Il fondait en eau quand j’entrai ; je lui trouvai néanmoins assez bon visage, et je rassurai maman Corbière, qui croyait sentir déjà une odeur de soufre autour de lui.

— Vertueux jeune homme ! s’écria M. Bruant dès qu’il me vit, je suis bien près de mon dernier soupir. Je m’incline devant l’Être suprême, mais ma raison repousse tous ces dogmes, inventés par des pontifes astucieux…

— Entends-tu garçon 1 s’écria ma mère. Il est roussi à fond !

Je lui fis signe de sortir et je dis au Judas :

— Nous voilà seuls : pas de phrases.
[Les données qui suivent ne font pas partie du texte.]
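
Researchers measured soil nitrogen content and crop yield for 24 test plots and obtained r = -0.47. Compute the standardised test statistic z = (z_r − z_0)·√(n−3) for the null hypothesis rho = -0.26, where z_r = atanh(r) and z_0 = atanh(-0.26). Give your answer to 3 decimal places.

Fisher z: atanh(-0.47) = -0.510070, atanh(-0.26) = -0.266108
z = (z_r − z_0)·√(n−3) = (-0.510070 − (-0.266108))·√21 = -0.243962 · 4.582576 = -1.118

-1.118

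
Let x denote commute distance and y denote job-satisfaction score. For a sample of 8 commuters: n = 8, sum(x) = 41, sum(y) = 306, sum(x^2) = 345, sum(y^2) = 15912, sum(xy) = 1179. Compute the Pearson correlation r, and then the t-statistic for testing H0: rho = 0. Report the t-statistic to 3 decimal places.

-1.478

Numerator: nΣxy − (Σx)(Σy) = 8·1179 − (41)(306) = -3114
Denominator: √[(nΣx²−(Σx)²)(nΣy²−(Σy)²)]
  nΣx²−(Σx)² = 8·345 − 1681 = 1079;  nΣy²−(Σy)² = 8·15912 − 93636 = 33660
  √(1079·33660) = √36319140 = 6026.5363
r = -3114 / 6026.5363 = -0.5167
t = r·√(n−2)/√(1−r²) = -0.5167·√6 / √(1−0.266979) = -1.265651 / 0.856166 = -1.478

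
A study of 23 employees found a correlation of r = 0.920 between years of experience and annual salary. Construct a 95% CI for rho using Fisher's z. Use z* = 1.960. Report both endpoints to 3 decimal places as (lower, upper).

(0.818, 0.966)

z_r = atanh(0.920) = 1.589027;  SE = 1/√(n−3) = 1/√20 = 0.223607
z-limits: 1.589027 ± 1.960·0.223607 = 1.589027 ± 0.438270 = [1.150757, 2.027297]
ρ-limits: (tanh 1.150757, tanh 2.027297) = (0.818, 0.966)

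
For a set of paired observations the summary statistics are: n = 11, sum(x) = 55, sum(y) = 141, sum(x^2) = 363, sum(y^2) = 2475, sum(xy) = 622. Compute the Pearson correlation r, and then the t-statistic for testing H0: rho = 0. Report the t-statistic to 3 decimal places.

S_xy = nΣxy − ΣxΣy = 11·622 − 55·141 = 6842 − 7755 = -913
S_xx = nΣx² − (Σx)² = 11·363 − 55² = 3993 − 3025 = 968
S_yy = nΣy² − (Σy)² = 11·2475 − 141² = 27225 − 19881 = 7344
r = S_xy / √(S_xx·S_yy) = -913 / √(968·7344) = -913 / √7108992 = -913 / 2666.2693 = -0.3424
t = r·√(n−2)/√(1−r²) = -0.3424·√9 / √(1−0.117238) = -1.027200 / 0.939554 = -1.093

-1.093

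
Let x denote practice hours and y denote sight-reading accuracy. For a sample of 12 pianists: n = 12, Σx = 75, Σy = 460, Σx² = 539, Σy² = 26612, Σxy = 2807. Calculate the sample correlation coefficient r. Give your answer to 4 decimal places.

Numerator: nΣxy − (Σx)(Σy) = 12·2807 − (75)(460) = -816
Denominator: √[(nΣx²−(Σx)²)(nΣy²−(Σy)²)]
  nΣx²−(Σx)² = 12·539 − 5625 = 843;  nΣy²−(Σy)² = 12·26612 − 211600 = 107744
  √(843·107744) = √90828192 = 9530.3826
r = -816 / 9530.3826 = -0.0856

-0.0856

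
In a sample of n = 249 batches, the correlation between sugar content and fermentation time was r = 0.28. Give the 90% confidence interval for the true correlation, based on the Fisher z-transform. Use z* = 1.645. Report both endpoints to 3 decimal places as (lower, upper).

(0.181, 0.374)

Fisher z: z_r = atanh(r) = ½·ln((1+0.28)/(1−0.28)) = 0.287682
SE(z) = 1/√(n−3) = 1/√246 = 0.063758
90% ⇒ z* = 1.645; margin = 1.645·0.063758 = 0.104882
CI on z-scale: (0.182800, 0.392564)
Back-transform: tanh(0.182800) = 0.180791, tanh(0.392564) = 0.373569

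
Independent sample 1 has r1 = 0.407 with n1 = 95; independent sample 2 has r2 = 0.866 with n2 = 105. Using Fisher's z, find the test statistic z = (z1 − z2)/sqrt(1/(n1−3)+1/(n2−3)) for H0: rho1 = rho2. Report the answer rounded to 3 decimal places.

Fisher z-transforms: z1 = atanh(0.407) = 0.432010, z2 = atanh(0.866) = 1.316856; difference d = -0.884846
Var(d) = 1/92 + 1/102 = 0.0108696 + 0.0098039 = 0.0206735
z = d/√Var(d) = -0.884846 / √0.0206735 = -0.884846 / 0.143783 = -6.154

-6.154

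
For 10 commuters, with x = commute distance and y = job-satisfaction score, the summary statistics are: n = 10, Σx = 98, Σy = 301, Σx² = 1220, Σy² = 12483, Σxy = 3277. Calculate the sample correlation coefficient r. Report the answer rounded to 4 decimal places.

Numerator: nΣxy − (Σx)(Σy) = 10·3277 − (98)(301) = 3272
Denominator: √[(nΣx²−(Σx)²)(nΣy²−(Σy)²)]
  nΣx²−(Σx)² = 10·1220 − 9604 = 2596;  nΣy²−(Σy)² = 10·12483 − 90601 = 34229
  √(2596·34229) = √88858484 = 9426.4778
r = 3272 / 9426.4778 = 0.3471

0.3471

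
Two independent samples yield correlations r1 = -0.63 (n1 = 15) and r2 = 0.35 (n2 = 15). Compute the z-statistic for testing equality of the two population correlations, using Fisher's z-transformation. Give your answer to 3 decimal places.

-2.711

z1 = atanh(-0.63) = -0.741416,  z2 = atanh(0.35) = 0.365444
SE = √(1/(n1−3) + 1/(n2−3)) = √(1/12 + 1/12) = √(0.0833333 + 0.0833333) = √0.1666666 = 0.408248
z = (z1 − z2)/SE = (-0.741416 − 0.365444) / 0.408248 = -1.106860 / 0.408248 = -2.711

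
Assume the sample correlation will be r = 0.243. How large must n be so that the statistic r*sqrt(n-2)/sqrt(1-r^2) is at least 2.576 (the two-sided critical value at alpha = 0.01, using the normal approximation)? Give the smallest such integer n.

108

Need r·√(n−2)/√(1−r²) ≥ 2.576
√(n−2) ≥ 2.576·√(1−0.059049) / 0.243 = 2.576·0.970026 / 0.243 = 10.2831
n−2 ≥ 105.7421  ⇒  n ≥ 107.7421
Smallest integer n = 108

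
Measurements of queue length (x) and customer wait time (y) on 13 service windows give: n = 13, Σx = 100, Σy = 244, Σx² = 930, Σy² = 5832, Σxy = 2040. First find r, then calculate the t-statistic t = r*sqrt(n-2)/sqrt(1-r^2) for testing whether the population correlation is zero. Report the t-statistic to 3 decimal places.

1.294

S_xy = nΣxy − ΣxΣy = 13·2040 − 100·244 = 26520 − 24400 = 2120
S_xx = nΣx² − (Σx)² = 13·930 − 100² = 12090 − 10000 = 2090
S_yy = nΣy² − (Σy)² = 13·5832 − 244² = 75816 − 59536 = 16280
r = S_xy / √(S_xx·S_yy) = 2120 / √(2090·16280) = 2120 / √34025200 = 2120 / 5833.1124 = 0.3634
t = r·√(n−2)/√(1−r²) = 0.3634·√11 / √(1−0.132060) = 1.205261 / 0.931633 = 1.294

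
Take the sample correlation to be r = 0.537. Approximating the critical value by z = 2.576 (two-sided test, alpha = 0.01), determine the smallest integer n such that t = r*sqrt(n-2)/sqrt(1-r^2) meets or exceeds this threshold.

Need r·√(n−2)/√(1−r²) ≥ 2.576
√(n−2) ≥ 2.576·√(1−0.288369) / 0.537 = 2.576·0.843582 / 0.537 = 4.0467
n−2 ≥ 16.3758  ⇒  n ≥ 18.3758
Smallest integer n = 19

19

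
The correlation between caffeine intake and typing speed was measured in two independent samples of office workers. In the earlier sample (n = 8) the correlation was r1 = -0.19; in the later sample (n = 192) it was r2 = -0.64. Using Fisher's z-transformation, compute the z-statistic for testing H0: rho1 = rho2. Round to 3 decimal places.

z1 = atanh(-0.19) = -0.192337,  z2 = atanh(-0.64) = -0.758174
SE = √(1/(n1−3) + 1/(n2−3)) = √(1/5 + 1/189) = √(0.2000000 + 0.0052910) = √0.2052910 = 0.453090
z = (z1 − z2)/SE = (-0.192337 − (-0.758174)) / 0.453090 = 0.565837 / 0.453090 = 1.249

1.249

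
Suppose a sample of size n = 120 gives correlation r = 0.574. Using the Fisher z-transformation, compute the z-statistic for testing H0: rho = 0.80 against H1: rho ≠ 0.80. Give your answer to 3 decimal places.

-4.815

Fisher z: atanh(0.574) = 0.653468, atanh(0.80) = 1.098612
z = (z_r − z_0)·√(n−3) = (0.653468 − 1.098612)·√117 = -0.445144 · 10.816654 = -4.815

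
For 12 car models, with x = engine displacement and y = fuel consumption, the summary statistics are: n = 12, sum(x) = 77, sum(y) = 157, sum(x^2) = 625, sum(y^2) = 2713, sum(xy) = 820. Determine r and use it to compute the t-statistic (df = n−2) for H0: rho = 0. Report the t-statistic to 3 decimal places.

Numerator: nΣxy − (Σx)(Σy) = 12·820 − (77)(157) = -2249
Denominator: √[(nΣx²−(Σx)²)(nΣy²−(Σy)²)]
  nΣx²−(Σx)² = 12·625 − 5929 = 1571;  nΣy²−(Σy)² = 12·2713 − 24649 = 7907
  √(1571·7907) = √12421897 = 3524.4712
r = -2249 / 3524.4712 = -0.6381
t = r·√(n−2)/√(1−r²) = -0.6381·√10 / √(1−0.407172) = -2.017849 / 0.769953 = -2.621

-2.621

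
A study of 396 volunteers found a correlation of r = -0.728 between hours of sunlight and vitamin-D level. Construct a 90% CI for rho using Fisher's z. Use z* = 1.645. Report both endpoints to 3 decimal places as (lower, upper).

Fisher z: z_r = atanh(r) = ½·ln((1+(-0.728))/(1−(-0.728))) = -0.924459
SE(z) = 1/√(n−3) = 1/√393 = 0.050443
90% ⇒ z* = 1.645; margin = 1.645·0.050443 = 0.082979
CI on z-scale: (-1.007438, -0.841480)
Back-transform: tanh(-1.007438) = -0.764700, tanh(-0.841480) = -0.686592

(-0.765, -0.687)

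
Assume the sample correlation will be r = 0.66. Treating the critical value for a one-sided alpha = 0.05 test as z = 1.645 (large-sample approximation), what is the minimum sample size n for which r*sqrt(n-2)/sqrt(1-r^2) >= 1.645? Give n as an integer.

r√(n−2)/√(1−r²) ≥ 1.645  ⇔  n−2 ≥ (1.645)²·(1−r²)/r²
(1−r²)/r² = (1−0.4356)/0.4356 = 1.2957
n ≥ 2 + 2.706025·1.2957 = 2 + 3.5062 = 5.5062
⌈5.5062⌉ = 6

6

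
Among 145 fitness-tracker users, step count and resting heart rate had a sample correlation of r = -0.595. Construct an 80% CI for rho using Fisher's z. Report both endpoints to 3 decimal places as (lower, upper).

(-0.660, -0.521)

z_r = atanh(-0.595) = -0.685371;  SE = 1/√(n−3) = 1/√142 = 0.083918
z-limits: -0.685371 ± 1.282·0.083918 = -0.685371 ± 0.107583 = [-0.792954, -0.577788]
ρ-limits: (tanh -0.792954, tanh -0.577788) = (-0.660, -0.521)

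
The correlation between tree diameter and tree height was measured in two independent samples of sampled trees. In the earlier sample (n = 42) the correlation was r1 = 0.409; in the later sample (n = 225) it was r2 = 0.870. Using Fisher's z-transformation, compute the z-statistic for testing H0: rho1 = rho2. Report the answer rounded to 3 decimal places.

Fisher z-transforms: z1 = atanh(0.409) = 0.434410, z2 = atanh(0.870) = 1.333080; difference d = -0.898670
Var(d) = 1/39 + 1/222 = 0.0256410 + 0.0045045 = 0.0301455
z = d/√Var(d) = -0.898670 / √0.0301455 = -0.898670 / 0.173625 = -5.176

-5.176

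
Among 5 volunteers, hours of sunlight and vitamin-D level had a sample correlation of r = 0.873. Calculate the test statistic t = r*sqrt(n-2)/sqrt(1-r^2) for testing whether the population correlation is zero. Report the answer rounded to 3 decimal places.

3.100

1 − r² = 1 − 0.762129 = 0.237871;  √(1−r²) = 0.487720
√(n−2) = √3 = 1.732051
t = r·√(n−2)/√(1−r²) = 0.873 · 1.732051 / 0.487720 = 3.100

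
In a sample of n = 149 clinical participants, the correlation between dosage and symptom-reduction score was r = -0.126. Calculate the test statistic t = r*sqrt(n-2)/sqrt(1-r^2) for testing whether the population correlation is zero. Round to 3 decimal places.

1 − r² = 1 − 0.015876 = 0.984124;  √(1−r²) = 0.992030
√(n−2) = √147 = 12.124356
t = r·√(n−2)/√(1−r²) = -0.126 · 12.124356 / 0.992030 = -1.540

-1.540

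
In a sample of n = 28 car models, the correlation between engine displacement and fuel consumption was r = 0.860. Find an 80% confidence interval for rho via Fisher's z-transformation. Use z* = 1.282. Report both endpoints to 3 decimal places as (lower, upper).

(0.777, 0.914)

z_r = atanh(0.860) = 1.293345;  SE = 1/√(n−3) = 1/√25 = 0.200000
z-limits: 1.293345 ± 1.282·0.200000 = 1.293345 ± 0.256400 = [1.036945, 1.549745]
ρ-limits: (tanh 1.036945, tanh 1.549745) = (0.777, 0.914)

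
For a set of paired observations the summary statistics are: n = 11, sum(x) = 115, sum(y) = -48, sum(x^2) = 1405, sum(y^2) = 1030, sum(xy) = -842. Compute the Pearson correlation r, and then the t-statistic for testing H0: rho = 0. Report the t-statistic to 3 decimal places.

Numerator: nΣxy − (Σx)(Σy) = 11·(-842) − (115)(-48) = -3742
Denominator: √[(nΣx²−(Σx)²)(nΣy²−(Σy)²)]
  nΣx²−(Σx)² = 11·1405 − 13225 = 2230;  nΣy²−(Σy)² = 11·1030 − 2304 = 9026
  √(2230·9026) = √20127980 = 4486.4217
r = -3742 / 4486.4217 = -0.8341
t = r·√(n−2)/√(1−r²) = -0.8341·√9 / √(1−0.695723) = -2.502300 / 0.551613 = -4.536

-4.536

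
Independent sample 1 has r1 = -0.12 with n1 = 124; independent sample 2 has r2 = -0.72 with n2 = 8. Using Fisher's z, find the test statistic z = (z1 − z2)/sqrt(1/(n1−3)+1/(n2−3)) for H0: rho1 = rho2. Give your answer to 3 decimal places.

z1 = atanh(-0.12) = -0.120581,  z2 = atanh(-0.72) = -0.907645
SE = √(1/(n1−3) + 1/(n2−3)) = √(1/121 + 1/5) = √(0.0082645 + 0.2000000) = √0.2082645 = 0.456360
z = (z1 − z2)/SE = (-0.120581 − (-0.907645)) / 0.456360 = 0.787064 / 0.456360 = 1.725

1.725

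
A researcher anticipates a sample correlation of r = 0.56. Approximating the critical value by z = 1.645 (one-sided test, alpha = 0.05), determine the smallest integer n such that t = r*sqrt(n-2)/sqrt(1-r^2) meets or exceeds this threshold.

8

Need r·√(n−2)/√(1−r²) ≥ 1.645
√(n−2) ≥ 1.645·√(1−0.3136) / 0.56 = 1.645·0.828493 / 0.56 = 2.4337
n−2 ≥ 5.9229  ⇒  n ≥ 7.9229
Smallest integer n = 8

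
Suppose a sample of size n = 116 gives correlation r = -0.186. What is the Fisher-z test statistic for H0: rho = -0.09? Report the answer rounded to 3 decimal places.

-1.041

Fisher z: atanh(-0.186) = -0.188191, atanh(-0.09) = -0.090244
z = (z_r − z_0)·√(n−3) = (-0.188191 − (-0.090244))·√113 = -0.097947 · 10.630146 = -1.041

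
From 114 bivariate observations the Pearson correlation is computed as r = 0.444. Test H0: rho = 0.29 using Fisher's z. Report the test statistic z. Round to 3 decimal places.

Fisher z: atanh(0.444) = 0.477202, atanh(0.29) = 0.298566
z = (z_r − z_0)·√(n−3) = (0.477202 − 0.298566)·√111 = 0.178636 · 10.535654 = 1.882

1.882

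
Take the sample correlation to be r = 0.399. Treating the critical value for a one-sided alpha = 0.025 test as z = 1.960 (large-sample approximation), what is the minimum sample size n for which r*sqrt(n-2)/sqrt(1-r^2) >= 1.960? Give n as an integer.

23

Need r·√(n−2)/√(1−r²) ≥ 1.960
√(n−2) ≥ 1.960·√(1−0.159201) / 0.399 = 1.960·0.916951 / 0.399 = 4.5043
n−2 ≥ 20.2887  ⇒  n ≥ 22.2887
Smallest integer n = 23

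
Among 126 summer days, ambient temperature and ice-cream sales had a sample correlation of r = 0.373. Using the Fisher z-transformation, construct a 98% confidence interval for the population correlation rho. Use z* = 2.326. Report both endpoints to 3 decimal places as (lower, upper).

Fisher z: z_r = atanh(r) = ½·ln((1+0.373)/(1−0.373)) = 0.391903
SE(z) = 1/√(n−3) = 1/√123 = 0.090167
98% ⇒ z* = 2.326; margin = 2.326·0.090167 = 0.209728
CI on z-scale: (0.182175, 0.601631)
Back-transform: tanh(0.182175) = 0.180186, tanh(0.601631) = 0.538209

(0.180, 0.538)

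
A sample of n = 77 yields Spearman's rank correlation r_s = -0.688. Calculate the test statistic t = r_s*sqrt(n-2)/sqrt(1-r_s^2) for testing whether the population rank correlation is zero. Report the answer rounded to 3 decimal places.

t = r_s·√(n−2) / √(1−r_s²) with r_s = -0.688, n = 77
  = -0.688·√75 / √(1 − 0.473344)
  = -0.688·8.660254 / 0.725711
  = -5.958255 / 0.725711 = -8.210

-8.210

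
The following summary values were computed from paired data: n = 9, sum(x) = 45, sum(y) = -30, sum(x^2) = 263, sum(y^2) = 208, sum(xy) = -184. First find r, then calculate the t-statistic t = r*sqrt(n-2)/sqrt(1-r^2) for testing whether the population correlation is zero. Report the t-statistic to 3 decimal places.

S_xy = nΣxy − ΣxΣy = 9·(-184) − 45·(-30) = -1656 − (-1350) = -306
S_xx = nΣx² − (Σx)² = 9·263 − 45² = 2367 − 2025 = 342
S_yy = nΣy² − (Σy)² = 9·208 − (-30)² = 1872 − 900 = 972
r = S_xy / √(S_xx·S_yy) = -306 / √(342·972) = -306 / √332424 = -306 / 576.5622 = -0.5307
t = r·√(n−2)/√(1−r²) = -0.5307·√7 / √(1−0.281642) = -1.404100 / 0.847560 = -1.657

-1.657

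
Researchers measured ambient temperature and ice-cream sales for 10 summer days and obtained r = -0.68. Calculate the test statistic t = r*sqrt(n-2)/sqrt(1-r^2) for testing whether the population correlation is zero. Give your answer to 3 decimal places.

t = r·√(n−2) / √(1−r²) with r = -0.68, n = 10
  = -0.68·√8 / √(1 − 0.4624)
  = -0.68·2.828427 / 0.733212
  = -1.923330 / 0.733212 = -2.623

-2.623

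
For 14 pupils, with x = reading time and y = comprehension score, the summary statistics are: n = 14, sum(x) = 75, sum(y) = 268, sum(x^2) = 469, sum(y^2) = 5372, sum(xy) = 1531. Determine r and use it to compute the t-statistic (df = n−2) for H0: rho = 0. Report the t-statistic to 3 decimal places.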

Si vous avez une révélation à me faire, faites.

Après avoir poussé deux ou trois longues plaintes, il étancha ses paupières, qui coulaient comme deux fontaines et commença ainsi :

— Monsieur Corbière, j’ai été mal jugé, croyez-moi, la parole des mourants est sacrée. Mon ambition était de réparer les torts de la fortune envers une famille respectable qui ne s’est pas bien conduite avec moi. Je ne suis pas né sous des lambris dorés, et les convenances d’âge n’y sont pas, j’accorde cela ; mais, à part ces deux circonstances, indépendantes de ma volonté, j’ai vécu et je meurs digne de Mlle Jeanne de Keroulaz, à qui, si l’Éternel me prête vie, je veux faire don de toute ma fortune.

Ce disant, il s’accouda sur son lit et me regarda d’un air si étrange, que je reculai mon siège involontairement. Déjà, dans la soirée, j’avais cru apercevoir en lui des symptômes de dérangement intellectuel, mais ce regard parlait tout haut de folie.

-Toute ma fortune répéta-t-il avec emphase. Que dites-vous de cela, monsieur Corbière ? vous ne dites rien ? Parbleu ! Et j’ajoute que je suis à bout de patience… et qu’on me forcera à prendre une autre femme ! et que la jeune personne n’aura pas un sou de moi ! pas un sou ! pas un traître sou ! Croit-on que je sois en peine de trouver un parti ? Le croit-on ? Qu’on le dise !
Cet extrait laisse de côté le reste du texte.